Ji-yoo lay back. Empty. Like someone had scooped out everything that made her cells work. Jae-min's hand stayed on her arm for a moment longer than necessary. Then he released it. Stepped back. Returned to recording data.

"Two spatial cuts. Recovery time unknown." — Jae-min, calm.

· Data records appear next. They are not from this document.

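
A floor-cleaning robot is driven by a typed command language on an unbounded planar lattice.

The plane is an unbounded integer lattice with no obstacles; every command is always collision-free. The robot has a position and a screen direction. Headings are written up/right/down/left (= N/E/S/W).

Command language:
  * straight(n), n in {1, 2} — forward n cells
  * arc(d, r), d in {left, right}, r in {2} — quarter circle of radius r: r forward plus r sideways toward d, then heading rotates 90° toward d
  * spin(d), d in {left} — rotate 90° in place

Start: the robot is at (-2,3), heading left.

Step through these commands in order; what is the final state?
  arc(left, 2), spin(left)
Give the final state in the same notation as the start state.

from: at (-2,3), heading left
[1] after arc(left, 2): at (-4,1), heading down
[2] after spin(left): at (-4,1), heading right

at (-4,1), heading right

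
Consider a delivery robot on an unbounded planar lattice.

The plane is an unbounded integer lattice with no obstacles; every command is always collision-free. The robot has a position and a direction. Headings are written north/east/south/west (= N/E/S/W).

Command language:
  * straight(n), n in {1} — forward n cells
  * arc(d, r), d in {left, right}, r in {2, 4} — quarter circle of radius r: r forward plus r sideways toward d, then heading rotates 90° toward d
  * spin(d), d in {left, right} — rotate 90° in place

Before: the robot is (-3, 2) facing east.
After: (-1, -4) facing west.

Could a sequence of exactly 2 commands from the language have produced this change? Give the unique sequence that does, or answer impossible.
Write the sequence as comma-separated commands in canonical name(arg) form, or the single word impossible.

arc(right, 4), arc(right, 2)

key: cell and facing (now W) both changed — the 2 commands mix motion and turning
from: (-3, 2) facing east
[1] after arc(right, 4): (1, -2) facing south
[2] after arc(right, 2): (-1, -4) facing west
no other 2-command option fits: unique.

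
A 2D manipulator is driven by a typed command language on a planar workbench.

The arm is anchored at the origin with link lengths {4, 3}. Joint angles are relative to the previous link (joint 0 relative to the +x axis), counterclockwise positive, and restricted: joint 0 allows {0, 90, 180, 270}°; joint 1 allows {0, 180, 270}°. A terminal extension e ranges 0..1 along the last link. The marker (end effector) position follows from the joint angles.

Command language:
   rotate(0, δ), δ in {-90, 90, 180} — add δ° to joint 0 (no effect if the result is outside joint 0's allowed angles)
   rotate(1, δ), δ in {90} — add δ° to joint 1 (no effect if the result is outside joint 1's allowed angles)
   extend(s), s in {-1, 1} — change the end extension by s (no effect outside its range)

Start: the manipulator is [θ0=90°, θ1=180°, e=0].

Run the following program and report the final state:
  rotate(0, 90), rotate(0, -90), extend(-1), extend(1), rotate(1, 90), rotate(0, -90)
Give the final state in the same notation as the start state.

from: [θ0=90°, θ1=180°, e=0]
[1] after rotate(0, 90): [θ0=180°, θ1=180°, e=0]
[2] after rotate(0, -90): [θ0=90°, θ1=180°, e=0]
[3] after extend(-1): [θ0=90°, θ1=180°, e=0]
[4] after extend(1): [θ0=90°, θ1=180°, e=1]
[5] after rotate(1, 90): [θ0=90°, θ1=270°, e=1]
[6] after rotate(0, -90): [θ0=0°, θ1=270°, e=1]

[θ0=0°, θ1=270°, e=1]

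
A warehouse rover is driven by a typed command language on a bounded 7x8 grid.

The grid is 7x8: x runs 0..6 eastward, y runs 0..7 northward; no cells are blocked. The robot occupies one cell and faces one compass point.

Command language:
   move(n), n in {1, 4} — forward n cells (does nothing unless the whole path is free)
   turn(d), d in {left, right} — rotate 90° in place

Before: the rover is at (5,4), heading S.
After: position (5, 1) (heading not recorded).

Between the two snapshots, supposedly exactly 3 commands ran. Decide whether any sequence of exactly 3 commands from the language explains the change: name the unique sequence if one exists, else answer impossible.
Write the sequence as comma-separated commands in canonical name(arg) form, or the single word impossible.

move(1), move(1), move(1)

start: at (5,4), heading S
t=1 move(1) ⇒ at (5,3), heading S
t=2 move(1) ⇒ at (5,2), heading S
t=3 move(1) ⇒ at (5,1), heading S
no rival 3-sequence matches.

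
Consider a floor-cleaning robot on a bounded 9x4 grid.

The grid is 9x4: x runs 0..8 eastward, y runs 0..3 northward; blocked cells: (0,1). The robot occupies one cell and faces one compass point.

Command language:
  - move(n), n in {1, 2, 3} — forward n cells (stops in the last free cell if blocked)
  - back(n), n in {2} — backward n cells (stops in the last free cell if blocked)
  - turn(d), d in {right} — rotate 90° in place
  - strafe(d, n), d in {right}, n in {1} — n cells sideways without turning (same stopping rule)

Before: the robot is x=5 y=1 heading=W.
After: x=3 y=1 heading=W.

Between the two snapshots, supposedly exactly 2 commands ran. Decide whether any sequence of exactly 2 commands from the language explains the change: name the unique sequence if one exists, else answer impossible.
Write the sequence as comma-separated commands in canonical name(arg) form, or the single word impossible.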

"At least an hour. Calories, rest, warmth. In that order." — Alessia, ordering

"Two cuts. That's not enough." — Ji-yoo, murmuring

"It's day eleven. You have time to build capacity." — Jae-min, gaze never wavering

"I had ten days before I needed Soulcleaver in a real fight in the other timeline. Things move faster here." — Ji-yoo, eyes like black holes

He knew. The timeline was accelerating.

"Alessia — maximum calories per day without organ damage?" — Jae-min, voice like a scalpel

"Four thousand. Maybe forty-five hundred across six meals." — Alessia, her jaw set

"Then she eats six meals a day. Four thousand minimum. We practice every day. Build capacity. Extend the limit." — Jae-min, his voice flat

"Six meals?" — Ji-yoo pushed herself up on her elbows. "I'm not a growing child, Oppa."

"Your body just burned through cellular reserves you didn't know existed. You're eating six meals." — Jae-min, the man who had died twice

"Five." — Ji-yoo, flat

"Six." — Jae-min, a statement, not a question

"...Five and a half. Final offer." — Ji-yoo, the sister who had killed

"Six. And you drink a protein shake between meals three and four." — Jae-min, no emotion in his voice

"You're insufferable." — Ji-yoo, but she was smiling.

"Tenacious. There's a difference." — Jae-min, still as death

"Is that what you told Alessia when she insisted on monitoring my vitals?" — Ji-yoo, sharp curiosity

"I didn't need to. She just did it." — Jae-min, not looking up

"Because she's good at that." — Ji-yoo, warm. Ji-yoo settled back against the wall. Her eyes found his. Warm. Not territorial. Just... proud of him. Proud of them. "She takes care of you so you can take care of everyone else. That's how it works."

He said nothing to that. But something in his jaw loosened.

Uncle Rico appeared in the doorway. He'd heard the last exchange. His expression didn't change — the flat, unreadable mask of a man who'd spent thirty years listening to privates argue about nothing important while mortars fell around them.

He looked at the two cuts. One in the wall. One in the floor. Clean. Precise. Impossible.

"Your sister did this." — Uncle Rico, his jaw like granite

"Two swings." — Jae-min, one word, iron

"Two swings." He looked at Ji-yoo, pale but sharp-eyed against the wall. "That's the most dangerous thing in this compound." — Uncle Rico, flat

"Second most dangerous." — Jae-min, one word, iron

Uncle Rico raised an eyebrow.

"The cold is the first." — Jae-min, his voice flat

Uncle Rico sealed the gash in Unit 104's wall with half-inch galvanized steel. Six hex bolts. Industrial silicone on the edges. Not pretty. Solid.

He inspected the seal. Nodded once.

"That'll hold." — Uncle Rico, one word, final

He looked at the two cuts again. The steel plate on the wall. The gash in the floor that went down to frozen earth.

"Six meals a day." — Uncle Rico, glancing at Ji-yoo.

"Seven if this one has his way." — Ji-yoo, tilting her head toward Jae-min.

"Six." — Jae-min, quiet, certain

"Seven." — Ji-yoo, a challenge

"Children." — Uncle Rico, muttering

Ji-yoo laughed. A real laugh. The first Jae-min had heard from her in this timeline. Short. Sharp. A little crazy. It echoed off the bare concrete like a gunshot.

The weapon had returned. The sister had returned. And the compound didn't know it yet.